Qatari Foreign Minister Sheikh Mohammed bin Abdulrahman Al Thani, left, and Kuwaiti Foreign Minister Sheikh Sabah Khaled Al Sabah. Photo / KUNA via AP
Qatari Foreign Minister Sheikh Mohammed bin Abdulrahman Al Thani, left, and Kuwaiti Foreign Minister Sheikh Sabah Khaled Al Sabah. Photo / KUNA via AP

Qatar long has denied sponsoring militants and defends its ties to Iran based a massive offshore natural gas field the two countries share.

Details of the written response were not immediately available, but a Gulf official told AFP that Qatari Sheikh Mohammed had delivered it during a short visit to Kuwait, which is acting as a mediator in the crisis.

Sheik Mohammed had earlier said the list of demands was "made to be rejected" and on Monday British lawyers for Qatar denounced the demands as "an affront to international law".

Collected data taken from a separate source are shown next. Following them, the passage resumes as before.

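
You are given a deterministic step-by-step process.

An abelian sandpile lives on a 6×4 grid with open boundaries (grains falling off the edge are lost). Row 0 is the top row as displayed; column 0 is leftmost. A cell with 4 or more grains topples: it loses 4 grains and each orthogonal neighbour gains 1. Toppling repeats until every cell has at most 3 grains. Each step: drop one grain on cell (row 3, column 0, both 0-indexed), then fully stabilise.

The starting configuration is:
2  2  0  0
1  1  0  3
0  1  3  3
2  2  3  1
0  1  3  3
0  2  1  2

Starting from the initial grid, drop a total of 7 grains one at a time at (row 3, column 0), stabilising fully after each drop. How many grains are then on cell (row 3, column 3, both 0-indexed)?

0

gen 0: 2  2  0  0
1  1  0  3
0  1  3  3
2  2  3  1
0  1  3  3
0  2  1  2
gen 1: 2  2  0  0
1  1  0  3
0  1  3  3
3  2  3  1
0  1  3  3
0  2  1  2
gen 2: 2  2  0  0
1  1  0  3
1  1  3  3
0  3  3  1
1  1  3  3
0  2  1  2
gen 3: 2  2  0  0
1  1  0  3
1  1  3  3
1  3  3  1
1  1  3  3
0  2  1  2
gen 4: 2  2  0  0
1  1  0  3
1  1  3  3
2  3  3  1
1  1  3  3
0  2  1  2
gen 5: 2  2  0  0
1  1  0  3
1  1  3  3
3  3  3  1
1  1  3  3
0  2  1  2
gen 6: 2  2  0  1
1  1  2  0
2  3  1  2
1  1  3  0
2  3  1  1
0  2  2  3
gen 7: 2  2  0  1
1  1  2  0
2  3  1  2
2  1  3  0
2  3  1  1
0  2  2  3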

"They are reminiscent of the extreme and punitive conduct of 'bully' states that have historically resulted in war," said the lawyers.

In the evening, Saudi Foreign Minister Adel al-Jubeir expressed hopes for a "positive response to be able to resolve the crisis".

Qatar's reply would be "examined with precision", Jubeir told a news conference with German counterpart Sigmar Gabriel in the Red Sea city of Jeddah.

Qatar has long pursued a more independent foreign policy than many of its neighbours, who tend to follow the lead of regional powerhouse Saudi Arabia.

Kuwait, which along with fellow GCC member Oman has not cut ties with Qatar, has been heading up mediation efforts.

US Secretary of State Rex Tillerson has also called for compromise and hosted senior Gulf officials, but his efforts have been undermined by remarks from President Donald Trump apparently supporting Riyadh's position.

Trump spoke separately on Sunday with the Saudi king, Abu Dhabi's crown prince and the Qatari emir about his concerns over the dispute, the White House said.

The US president "underscored that unity in the region is critical" but also "reiterated the importance of stopping terrorist financing and discrediting extremist ideology," a statement said.

Egypt said it would host the foreign ministers of Saudi Arabia, Bahrain and the UAE on Wednesday to discuss the crisis.

Qatari Emir Sheikh Tamim bin Hamad Al-Thani is expected to visit Paris "before the end of the summer" for talks on the Gulf crisis with President Emmanuel Macron, the French presidency said Monday.

The two leaders spoke by phone and Macron said hhe would bring up the issue on the margins of this week's G20 summit and with Trump when he visits Paris on July 13-14.

Meanwhile Germany announced that Saudi King Salman had cancelled plans to attend the upcoming G20 summit in Hamburg.